Before C comes along, you should be looking for signs of good hand posture. Lets start with the basics:
ONE: Your child’s right thumb should be sitting on the underside of the tube, opposite of the keys, roughly between the F and E key on their instrument. Everyone’s thumb will sit differently, but we’re NOT looking for the flute to rest on the thumb knuckle or the side of the thumb – it should always rest on the fleshy part of the thumb.
TWO: Fingers like bananas! All of our fingers should be curved just like bananas, gently resting just above each key, waiting to play! We’re NOT looking for fingers straight up in the air, or fingers crunched back behind the keys, or fingers lying straight over the keys.

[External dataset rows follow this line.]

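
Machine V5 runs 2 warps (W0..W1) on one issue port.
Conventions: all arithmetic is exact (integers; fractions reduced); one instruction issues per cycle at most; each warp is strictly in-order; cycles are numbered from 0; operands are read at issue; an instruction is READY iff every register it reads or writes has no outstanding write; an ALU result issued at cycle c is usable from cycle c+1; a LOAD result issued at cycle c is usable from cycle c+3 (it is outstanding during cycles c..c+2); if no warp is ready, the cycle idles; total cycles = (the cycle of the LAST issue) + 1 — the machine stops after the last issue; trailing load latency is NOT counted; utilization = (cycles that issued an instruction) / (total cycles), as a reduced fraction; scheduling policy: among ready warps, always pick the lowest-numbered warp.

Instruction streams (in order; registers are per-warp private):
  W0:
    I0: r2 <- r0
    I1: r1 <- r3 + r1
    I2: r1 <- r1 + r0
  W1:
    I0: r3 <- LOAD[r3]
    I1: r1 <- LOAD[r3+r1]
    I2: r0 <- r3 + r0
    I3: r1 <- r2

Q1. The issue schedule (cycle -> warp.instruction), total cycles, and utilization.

cycle 0: W0.I0
cycle 1: W0.I1
cycle 2: W0.I2
cycle 3: W1.I0
cycle 4: idle
cycle 5: idle
cycle 6: W1.I1
cycle 7: W1.I2
cycle 8: idle
cycle 9: W1.I3

Answer: 10 cycles, utilization 7/10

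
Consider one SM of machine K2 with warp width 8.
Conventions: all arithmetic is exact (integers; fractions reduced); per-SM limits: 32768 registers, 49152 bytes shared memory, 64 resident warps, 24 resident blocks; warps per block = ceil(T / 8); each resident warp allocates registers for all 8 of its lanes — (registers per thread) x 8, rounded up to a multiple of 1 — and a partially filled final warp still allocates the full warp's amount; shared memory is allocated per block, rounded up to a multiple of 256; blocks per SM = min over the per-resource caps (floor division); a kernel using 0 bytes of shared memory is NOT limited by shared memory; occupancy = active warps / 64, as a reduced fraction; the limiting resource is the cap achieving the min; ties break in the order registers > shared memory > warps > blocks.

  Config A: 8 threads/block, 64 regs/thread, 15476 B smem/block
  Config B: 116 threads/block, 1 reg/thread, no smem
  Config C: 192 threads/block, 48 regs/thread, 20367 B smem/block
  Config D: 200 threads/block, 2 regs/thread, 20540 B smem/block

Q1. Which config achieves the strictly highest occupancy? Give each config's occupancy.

occupancies: A 3/64, B 15/16, C 3/4, D 25/32

Answer: B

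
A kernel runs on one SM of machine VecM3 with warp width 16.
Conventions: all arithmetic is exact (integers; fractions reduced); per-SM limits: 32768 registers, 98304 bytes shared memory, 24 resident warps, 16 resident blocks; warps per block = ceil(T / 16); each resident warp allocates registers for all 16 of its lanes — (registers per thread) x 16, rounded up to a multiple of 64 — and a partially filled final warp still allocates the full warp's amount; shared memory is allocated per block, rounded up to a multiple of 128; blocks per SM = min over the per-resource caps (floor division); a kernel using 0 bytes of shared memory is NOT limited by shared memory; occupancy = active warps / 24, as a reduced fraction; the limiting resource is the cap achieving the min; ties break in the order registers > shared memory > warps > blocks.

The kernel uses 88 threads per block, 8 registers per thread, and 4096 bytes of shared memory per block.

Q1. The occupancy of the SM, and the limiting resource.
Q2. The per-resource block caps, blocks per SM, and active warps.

Answer: occupancy 1, limited by warps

registers: 42 blocks
shared memory: 24 blocks
warps: 4 blocks
blocks: 16 blocks

Answer: 4 blocks, 24 active warps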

THREE: Stable hand posture comes with a firm lock between the lip plate and chin. If that lip plate is completely centered and “super-glued” to the face, a student will have a much better time securing the flute in their hands. Their chin will act as a resting pillar for the flute.
If you find your child is regularly “dropping Cs” or the flute is significantly shifting when the note occurs in their piece, here are some remedies:
-The left pointer knuckle (roughly where the finger and palm meet) should wrap around the flute, and give the flute a BIG hug
-Look for big movements in the hands right before C comes along. Usually, the hands make a drastic change without your child knowing – we want to minimize this!
-The Left thumb lifts only enough to open the B key. Otherwise, left thumb also needs to be gently resting over the B thumb key.